Re: [PATCH V2 02/12] KVM: x86: Allow the use of kvm_load_host_xsave_state() with guest_state_protected

From: Paolo Bonzini
Date: Mon Mar 10 2025 - 15:08:37 EST


On Sat, Mar 8, 2025 at 12:04 AM Sean Christopherson <seanjc@xxxxxxxxxx> wrote:
>
> On Thu, Mar 06, 2025, Paolo Bonzini wrote:
> I still absolutely detest carrying dedicated code
> for SEV and TDX state management. It's bad enough that figuring out WTF actually
> happens basically requires encyclopedic knowledge of massive specs.
>
> I tried to figure out a way to share code, but everything I can come up with that
> doesn't fake vCPU state makes the non-TDX code a mess. :-(

The only thing worse is requiring encyclopedic knowledge of both the
specs and KVM. :) And yeah, we do require some knowledge of parts of
KVM
that *shouldn't* matter for protected-state guests, but it shouldn't
be worse than needed.

There's different microcode/firmware for VMX/SVM/SEV-ES+/TDX, the
chance of sharing code is lower and lower as more stuff is added
there---as is the case
for SEV-ES/SNP and TDX. Which is why state management code for TDX is
anyway doing its own thing most of the time---there's no point in
sharing a little bit which is not even the hardest.

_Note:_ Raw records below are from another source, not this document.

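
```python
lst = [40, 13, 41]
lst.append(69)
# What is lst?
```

[40, 13, 41, 69]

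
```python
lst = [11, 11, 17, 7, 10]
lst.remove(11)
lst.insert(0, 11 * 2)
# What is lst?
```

After line 1: lst = [11, 11, 17, 7, 10]
After line 2 (remove first 11): lst = [11, 17, 7, 10]
After line 3 (insert 22 at index 0): lst = [22, 11, 17, 7, 10]

[22, 11, 17, 7, 10]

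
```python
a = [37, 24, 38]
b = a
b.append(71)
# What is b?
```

After line 1: a = [37, 24, 38]
After line 2 (b = a is an alias, same object): a = [37, 24, 38], b = [37, 24, 38]
After line 3 (b.append mutates the shared list): a = [37, 24, 38, 71], b = [37, 24, 38, 71]

[37, 24, 38, 71]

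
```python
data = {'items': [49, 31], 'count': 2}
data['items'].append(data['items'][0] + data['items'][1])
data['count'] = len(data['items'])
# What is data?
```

After line 1: data = {'items': [49, 31], 'count': 2}
After line 2 (append 49 + 31 = 80): data = {'items': [49, 31, 80], 'count': 2}
After line 3 (count = len(items) = 3): data = {'items': [49, 31, 80], 'count': 3}

{'items': [49, 31, 80], 'count': 3}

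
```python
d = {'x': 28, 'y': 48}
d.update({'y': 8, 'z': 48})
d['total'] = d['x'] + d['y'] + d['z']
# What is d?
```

After line 1: d = {'x': 28, 'y': 48}
After line 2 (y overwritten, z added): d = {'x': 28, 'y': 8, 'z': 48}
After line 3 (total = 28 + 8 + 48 = 84): d = {'x': 28, 'y': 8, 'z': 48, 'total': 84}

{'x': 28, 'y': 8, 'z': 48, 'total': 84}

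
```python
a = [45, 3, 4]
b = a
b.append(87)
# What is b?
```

After line 1: a = [45, 3, 4]
After line 2 (b = a is an alias, same object): a = [45, 3, 4], b = [45, 3, 4]
After line 3 (b.append mutates the shared list): a = [45, 3, 4, 87], b = [45, 3, 4, 87]

[45, 3, 4, 87]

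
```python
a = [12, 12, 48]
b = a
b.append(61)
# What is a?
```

After line 1: a = [12, 12, 48]
After line 2 (b = a is an alias, same object): a = [12, 12, 48], b = [12, 12, 48]
After line 3 (b.append mutates the shared list): a = [12, 12, 48, 61], b = [12, 12, 48, 61]

[12, 12, 48, 61]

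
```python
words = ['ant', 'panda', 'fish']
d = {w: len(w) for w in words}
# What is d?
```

{'ant': 3, 'panda': 5, 'fish': 4}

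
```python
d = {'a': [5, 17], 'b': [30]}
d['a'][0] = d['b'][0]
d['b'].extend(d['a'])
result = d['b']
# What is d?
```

After line 1: d = {'a': [5, 17], 'b': [30]}
After line 2 (a[0] = b[0] = 30): d = {'a': [30, 17], 'b': [30]}
After line 3 (b.extend(a) appends [30, 17]): d = {'a': [30, 17], 'b': [30, 30, 17]}
After line 4: result = d['b'] = [30, 30, 17]

{'a': [30, 17], 'b': [30, 30, 17]}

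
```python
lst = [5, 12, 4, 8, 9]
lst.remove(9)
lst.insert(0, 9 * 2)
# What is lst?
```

After line 1: lst = [5, 12, 4, 8, 9]
After line 2 (remove first 9): lst = [5, 12, 4, 8]
After line 3 (insert 18 at index 0): lst = [18, 5, 12, 4, 8]

[18, 5, 12, 4, 8]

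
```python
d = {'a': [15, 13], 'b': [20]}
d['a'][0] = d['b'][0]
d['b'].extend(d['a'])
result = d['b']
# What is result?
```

After line 1: d = {'a': [15, 13], 'b': [20]}
After line 2 (a[0] = b[0] = 20): d = {'a': [20, 13], 'b': [20]}
After line 3 (b.extend(a) appends [20, 13]): d = {'a': [20, 13], 'b': [20, 20, 13]}
After line 4: result = d['b'] = [20, 20, 13]

[20, 20, 13]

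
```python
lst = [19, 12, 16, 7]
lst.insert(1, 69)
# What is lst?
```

[19, 69, 12, 16, 7]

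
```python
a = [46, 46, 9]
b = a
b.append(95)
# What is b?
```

After line 1: a = [46, 46, 9]
After line 2 (b = a is an alias, same object): a = [46, 46, 9], b = [46, 46, 9]
After line 3 (b.append mutates the shared list): a = [46, 46, 9, 95], b = [46, 46, 9, 95]

[46, 46, 9, 95]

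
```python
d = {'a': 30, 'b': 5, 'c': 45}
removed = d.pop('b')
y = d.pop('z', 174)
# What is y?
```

After line 1: d = {'a': 30, 'b': 5, 'c': 45}
After line 2 (pop 'b' returns 5): d = {'a': 30, 'c': 45}, removed = 5
After line 3 (pop 'z' missing, returns default 174): d = {'a': 30, 'c': 45}, y = 174

174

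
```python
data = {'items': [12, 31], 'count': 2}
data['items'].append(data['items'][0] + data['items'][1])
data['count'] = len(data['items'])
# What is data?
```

After line 1: data = {'items': [12, 31], 'count': 2}
After line 2 (append 12 + 31 = 43): data = {'items': [12, 31, 43], 'count': 2}
After line 3 (count = len(items) = 3): data = {'items': [12, 31, 43], 'count': 3}

{'items': [12, 31, 43], 'count': 3}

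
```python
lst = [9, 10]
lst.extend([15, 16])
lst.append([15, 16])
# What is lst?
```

After line 1: lst = [9, 10]
After line 2 (extend unpacks [15, 16]): lst = [9, 10, 15, 16]
After line 3 (append adds [15, 16] as single element): lst = [9, 10, 15, 16, [15, 16]]

[9, 10, 15, 16, [15, 16]]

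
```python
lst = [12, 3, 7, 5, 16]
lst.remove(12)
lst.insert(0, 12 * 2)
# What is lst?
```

After line 1: lst = [12, 3, 7, 5, 16]
After line 2 (remove first 12): lst = [3, 7, 5, 16]
After line 3 (insert 24 at index 0): lst = [24, 3, 7, 5, 16]

[24, 3, 7, 5, 16]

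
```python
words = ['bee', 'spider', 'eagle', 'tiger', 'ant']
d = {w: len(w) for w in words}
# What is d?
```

{'bee': 3, 'spider': 6, 'eagle': 5, 'tiger': 5, 'ant': 3}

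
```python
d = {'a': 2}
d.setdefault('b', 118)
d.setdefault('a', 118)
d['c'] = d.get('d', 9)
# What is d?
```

After line 1: d = {'a': 2}
After line 2 (setdefault adds 'b'=118): d = {'a': 2, 'b': 118}
After line 3 (setdefault 'a' no-op, already exists): d = {'a': 2, 'b': 118}
After line 4 (get('d', 9) returns default since 'd' not in d): d = {'a': 2, 'b': 118, 'c': 9}

{'a': 2, 'b': 118, 'c': 9}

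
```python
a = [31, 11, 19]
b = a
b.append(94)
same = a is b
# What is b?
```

After line 1: a = [31, 11, 19]
After line 2 (b = a is an alias, same object): a = [31, 11, 19], b = [31, 11, 19]
After line 3 (b.append mutates the shared list): a = [31, 11, 19, 94], b = [31, 11, 19, 94]
After line 4 (same = a is b; same object -> True): same = True

[31, 11, 19, 94]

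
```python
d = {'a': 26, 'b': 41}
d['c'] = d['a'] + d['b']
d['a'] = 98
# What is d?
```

After line 1: d = {'a': 26, 'b': 41}
After line 2 (d['c'] = 26 + 41): d = {'a': 26, 'b': 41, 'c': 67}
After line 3: d = {'a': 98, 'b': 41, 'c': 67}

{'a': 98, 'b': 41, 'c': 67}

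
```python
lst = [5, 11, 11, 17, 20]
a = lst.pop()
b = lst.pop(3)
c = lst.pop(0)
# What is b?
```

After line 1: lst = [5, 11, 11, 17, 20]
After line 2 (pop() -> a = 20): lst = [5, 11, 11, 17]
After line 3 (pop(3) -> b = 17): lst = [5, 11, 11]
After line 4 (pop(0) -> c = 5): lst = [11, 11]

17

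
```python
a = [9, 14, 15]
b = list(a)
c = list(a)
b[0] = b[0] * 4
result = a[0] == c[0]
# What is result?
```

After line 1: a = [9, 14, 15]
After line 2 (b = list(a), copy): a = [9, 14, 15], b = [9, 14, 15]
After line 3 (c = list(a) is a copy, new object): c = [9, 14, 15]
After line 4 (b[0] = 9 * 4 = 36; only b mutates (copy)): a = [9, 14, 15], b = [36, 14, 15], c = [9, 14, 15]
After line 5 (a[0] = 9, c[0] = 9; result = True)

True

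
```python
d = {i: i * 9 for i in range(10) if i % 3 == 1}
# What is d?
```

{1: 9, 4: 36, 7: 63}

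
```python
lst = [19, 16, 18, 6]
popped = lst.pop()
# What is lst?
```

[19, 16, 18]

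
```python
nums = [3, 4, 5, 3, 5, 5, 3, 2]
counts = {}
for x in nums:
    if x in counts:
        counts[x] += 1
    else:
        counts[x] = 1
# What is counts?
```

Initial: counts = {}, nums = [3, 4, 5, 3, 5, 5, 3, 2]
See 3: counts = {3: 1}
See 4: counts = {3: 1, 4: 1}
See 5: counts = {3: 1, 4: 1, 5: 1}
See 3: counts = {3: 2, 4: 1, 5: 1}
See 5: counts = {3: 2, 4: 1, 5: 2}
See 5: counts = {3: 2, 4: 1, 5: 3}
See 3: counts = {3: 3, 4: 1, 5: 3}
See 2: counts = {3: 3, 4: 1, 5: 3, 2: 1}

{3: 3, 4: 1, 5: 3, 2: 1}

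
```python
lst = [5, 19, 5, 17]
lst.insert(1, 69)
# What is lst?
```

[5, 69, 19, 5, 17]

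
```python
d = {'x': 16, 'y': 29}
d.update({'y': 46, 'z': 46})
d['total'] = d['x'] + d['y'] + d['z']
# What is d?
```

After line 1: d = {'x': 16, 'y': 29}
After line 2 (y overwritten, z added): d = {'x': 16, 'y': 46, 'z': 46}
After line 3 (total = 16 + 46 + 46 = 108): d = {'x': 16, 'y': 46, 'z': 46, 'total': 108}

{'x': 16, 'y': 46, 'z': 46, 'total': 108}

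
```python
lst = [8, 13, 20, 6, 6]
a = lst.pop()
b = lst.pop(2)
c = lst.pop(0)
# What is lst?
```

After line 1: lst = [8, 13, 20, 6, 6]
After line 2 (pop() -> a = 6): lst = [8, 13, 20, 6]
After line 3 (pop(2) -> b = 20): lst = [8, 13, 6]
After line 4 (pop(0) -> c = 8): lst = [13, 6]

[13, 6]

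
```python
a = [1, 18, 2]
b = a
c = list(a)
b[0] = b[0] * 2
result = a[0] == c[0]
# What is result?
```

After line 1: a = [1, 18, 2]
After line 2 (b = a, alias): a = [1, 18, 2], b = [1, 18, 2]
After line 3 (c = list(a) is a copy, new object): c = [1, 18, 2]
After line 4 (b[0] = 1 * 2 = 2; mutates shared a/b): a = b = [2, 18, 2], c = [1, 18, 2]
After line 5 (a[0] = 2, c[0] = 1; result = False)

False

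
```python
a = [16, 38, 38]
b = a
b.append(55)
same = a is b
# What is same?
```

After line 1: a = [16, 38, 38]
After line 2 (b = a is an alias, same object): a = [16, 38, 38], b = [16, 38, 38]
After line 3 (b.append mutates the shared list): a = [16, 38, 38, 55], b = [16, 38, 38, 55]
After line 4 (same = a is b; same object -> True): same = True

True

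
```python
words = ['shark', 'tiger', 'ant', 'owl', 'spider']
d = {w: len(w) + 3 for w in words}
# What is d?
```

{'shark': 8, 'tiger': 8, 'ant': 6, 'owl': 6, 'spider': 9}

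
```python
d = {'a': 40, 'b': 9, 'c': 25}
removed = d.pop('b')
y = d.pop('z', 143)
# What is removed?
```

After line 1: d = {'a': 40, 'b': 9, 'c': 25}
After line 2 (pop 'b' returns 9): d = {'a': 40, 'c': 25}, removed = 9
After line 3 (pop 'z' missing, returns default 143): d = {'a': 40, 'c': 25}, y = 143

9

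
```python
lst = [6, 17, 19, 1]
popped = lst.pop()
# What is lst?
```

[6, 17, 19]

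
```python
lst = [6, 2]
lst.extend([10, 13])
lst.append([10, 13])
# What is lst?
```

After line 1: lst = [6, 2]
After line 2 (extend unpacks [10, 13]): lst = [6, 2, 10, 13]
After line 3 (append adds [10, 13] as single element): lst = [6, 2, 10, 13, [10, 13]]

[6, 2, 10, 13, [10, 13]]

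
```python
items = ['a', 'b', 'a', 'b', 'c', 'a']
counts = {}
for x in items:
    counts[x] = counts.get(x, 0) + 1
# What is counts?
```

Initial: counts = {}, items = ['a', 'b', 'a', 'b', 'c', 'a']
See 'a': counts = {'a': 1}
See 'b': counts = {'a': 1, 'b': 1}
See 'a': counts = {'a': 2, 'b': 1}
See 'b': counts = {'a': 2, 'b': 2}
See 'c': counts = {'a': 2, 'b': 2, 'c': 1}
See 'a': counts = {'a': 3, 'b': 2, 'c': 1}

{'a': 3, 'b': 2, 'c': 1}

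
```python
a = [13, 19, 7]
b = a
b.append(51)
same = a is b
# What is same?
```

After line 1: a = [13, 19, 7]
After line 2 (b = a is an alias, same object): a = [13, 19, 7], b = [13, 19, 7]
After line 3 (b.append mutates the shared list): a = [13, 19, 7, 51], b = [13, 19, 7, 51]
After line 4 (same = a is b; same object -> True): same = True

True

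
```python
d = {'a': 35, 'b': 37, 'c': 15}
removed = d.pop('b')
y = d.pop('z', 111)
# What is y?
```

After line 1: d = {'a': 35, 'b': 37, 'c': 15}
After line 2 (pop 'b' returns 37): d = {'a': 35, 'c': 15}, removed = 37
After line 3 (pop 'z' missing, returns default 111): d = {'a': 35, 'c': 15}, y = 111

111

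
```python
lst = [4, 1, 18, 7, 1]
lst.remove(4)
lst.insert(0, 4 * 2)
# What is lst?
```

After line 1: lst = [4, 1, 18, 7, 1]
After line 2 (remove first 4): lst = [1, 18, 7, 1]
After line 3 (insert 8 at index 0): lst = [8, 1, 18, 7, 1]

[8, 1, 18, 7, 1]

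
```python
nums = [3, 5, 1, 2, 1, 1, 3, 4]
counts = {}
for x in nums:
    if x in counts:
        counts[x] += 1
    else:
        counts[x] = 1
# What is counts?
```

Initial: counts = {}, nums = [3, 5, 1, 2, 1, 1, 3, 4]
See 3: counts = {3: 1}
See 5: counts = {3: 1, 5: 1}
See 1: counts = {3: 1, 5: 1, 1: 1}
See 2: counts = {3: 1, 5: 1, 1: 1, 2: 1}
See 1: counts = {3: 1, 5: 1, 1: 2, 2: 1}
See 1: counts = {3: 1, 5: 1, 1: 3, 2: 1}
See 3: counts = {3: 2, 5: 1, 1: 3, 2: 1}
See 4: counts = {3: 2, 5: 1, 1: 3, 2: 1, 4: 1}

{3: 2, 5: 1, 1: 3, 2: 1, 4: 1}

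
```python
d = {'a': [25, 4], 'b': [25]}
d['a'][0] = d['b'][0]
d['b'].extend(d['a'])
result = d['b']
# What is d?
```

After line 1: d = {'a': [25, 4], 'b': [25]}
After line 2 (a[0] = b[0] = 25): d = {'a': [25, 4], 'b': [25]}
After line 3 (b.extend(a) appends [25, 4]): d = {'a': [25, 4], 'b': [25, 25, 4]}
After line 4: result = d['b'] = [25, 25, 4]

{'a': [25, 4], 'b': [25, 25, 4]}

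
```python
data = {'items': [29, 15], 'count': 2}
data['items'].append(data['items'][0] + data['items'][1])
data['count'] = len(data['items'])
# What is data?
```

After line 1: data = {'items': [29, 15], 'count': 2}
After line 2 (append 29 + 15 = 44): data = {'items': [29, 15, 44], 'count': 2}
After line 3 (count = len(items) = 3): data = {'items': [29, 15, 44], 'count': 3}

{'items': [29, 15, 44], 'count': 3}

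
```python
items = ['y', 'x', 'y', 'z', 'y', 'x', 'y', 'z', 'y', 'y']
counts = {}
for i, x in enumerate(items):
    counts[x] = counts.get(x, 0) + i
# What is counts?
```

Initial: counts = {}, items = ['y', 'x', 'y', 'z', 'y', 'x', 'y', 'z', 'y', 'y']
i=0, x='y': counts = {'y': 0}
i=1, x='x': counts = {'y': 0, 'x': 1}
i=2, x='y': counts = {'y': 2, 'x': 1}
i=3, x='z': counts = {'y': 2, 'x': 1, 'z': 3}
i=4, x='y': counts = {'y': 6, 'x': 1, 'z': 3}
i=5, x='x': counts = {'y': 6, 'x': 6, 'z': 3}
i=6, x='y': counts = {'y': 12, 'x': 6, 'z': 3}
i=7, x='z': counts = {'y': 12, 'x': 6, 'z': 10}
i=8, x='y': counts = {'y': 20, 'x': 6, 'z': 10}
i=9, x='y': counts = {'y': 29, 'x': 6, 'z': 10}

{'y': 29, 'x': 6, 'z': 10}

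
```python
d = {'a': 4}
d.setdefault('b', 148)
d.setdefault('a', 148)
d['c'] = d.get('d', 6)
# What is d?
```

After line 1: d = {'a': 4}
After line 2 (setdefault adds 'b'=148): d = {'a': 4, 'b': 148}
After line 3 (setdefault 'a' no-op, already exists): d = {'a': 4, 'b': 148}
After line 4 (get('d', 6) returns default since 'd' not in d): d = {'a': 4, 'b': 148, 'c': 6}

{'a': 4, 'b': 148, 'c': 6}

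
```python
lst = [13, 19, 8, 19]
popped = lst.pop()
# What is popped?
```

19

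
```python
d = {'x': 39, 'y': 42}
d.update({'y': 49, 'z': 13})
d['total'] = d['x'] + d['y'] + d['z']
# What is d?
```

After line 1: d = {'x': 39, 'y': 42}
After line 2 (y overwritten, z added): d = {'x': 39, 'y': 49, 'z': 13}
After line 3 (total = 39 + 49 + 13 = 101): d = {'x': 39, 'y': 49, 'z': 13, 'total': 101}

{'x': 39, 'y': 49, 'z': 13, 'total': 101}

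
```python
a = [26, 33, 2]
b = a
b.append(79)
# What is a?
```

After line 1: a = [26, 33, 2]
After line 2 (b = a is an alias, same object): a = [26, 33, 2], b = [26, 33, 2]
After line 3 (b.append mutates the shared list): a = [26, 33, 2, 79], b = [26, 33, 2, 79]

[26, 33, 2, 79]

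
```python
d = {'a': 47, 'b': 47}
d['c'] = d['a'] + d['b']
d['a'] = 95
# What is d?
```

After line 1: d = {'a': 47, 'b': 47}
After line 2 (d['c'] = 47 + 47): d = {'a': 47, 'b': 47, 'c': 94}
After line 3: d = {'a': 95, 'b': 47, 'c': 94}

{'a': 95, 'b': 47, 'c': 94}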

> > just so that the common code does the right thing for pkru/xcr0/xss,
>
> FWIW, it's not just to that KVM does the right thing for those values, it's a
> defense in depth mechanism so that *when*, not if, KVM screws up, the odds of the
> bug being fatal to KVM and/or the guest are reduced.

I would say the other way round is true too. Not relying too much on
fake values in vcpu->arch can be more robust.

> Without actual sanity check and safeguards in the low level helpers, we absolutely
> are playing a game of whack-a-mole.
>
> E.g. see commit 9b42d1e8e4fe ("KVM: x86: Play nice with protected guests in
> complete_hypercall_exit()").
>
> At a glance, kvm_hv_hypercall() is still broken, because is_protmode() will return
> false incorrectly.

So the fixes are needed anyway and we're playing the game anyway. :(

> > And while the change for XSS (and possibly other MSRs) is actually correct,
> > it should be justified for both SEV-ES/SNP and TDX rather than sneaked into
> > the TDX patches.
> >
> > While there could be other flows that consume guest state, they're
> > just as bound to do the wrong thing if vcpu->arch is only guaranteed
> > to be somehow plausible (think anything that for whatever reason uses
> > cpu_role).
>
> But the MMU code is *already* broken. kvm_init_mmu() => vcpu_to_role_regs(). It
> "works" because the fubar role is never truly consumed. I'm sure there are more
> examples.

Yes, and there should be at least a WARN_ON_ONCE when it is accessed,
even if we don't completely cull the initialization of cpu_role...
Loading the XSAVE state isn't any different.

I'm okay with placing some values in cr0/cr4 or even xcr0/xss, but do
not wish to use them more than the absolute minimum necessary. And I
would rather not set more than the bare minimum needed in CR4... why
set CR4.PKE for example, if KVM anyway has no business using the guest
PKRU.

Paolo

> > There's no way the existing flows for !guest_state_protected should run _at
> > all_ when the register state is not there. If they do, it's a bug and fixing
> > them is the right thing to do (it may feel like whack-a-mole but isn't)
>
> Eh, it's still whack-a-mole, there just happen to be a finite number of moles :-)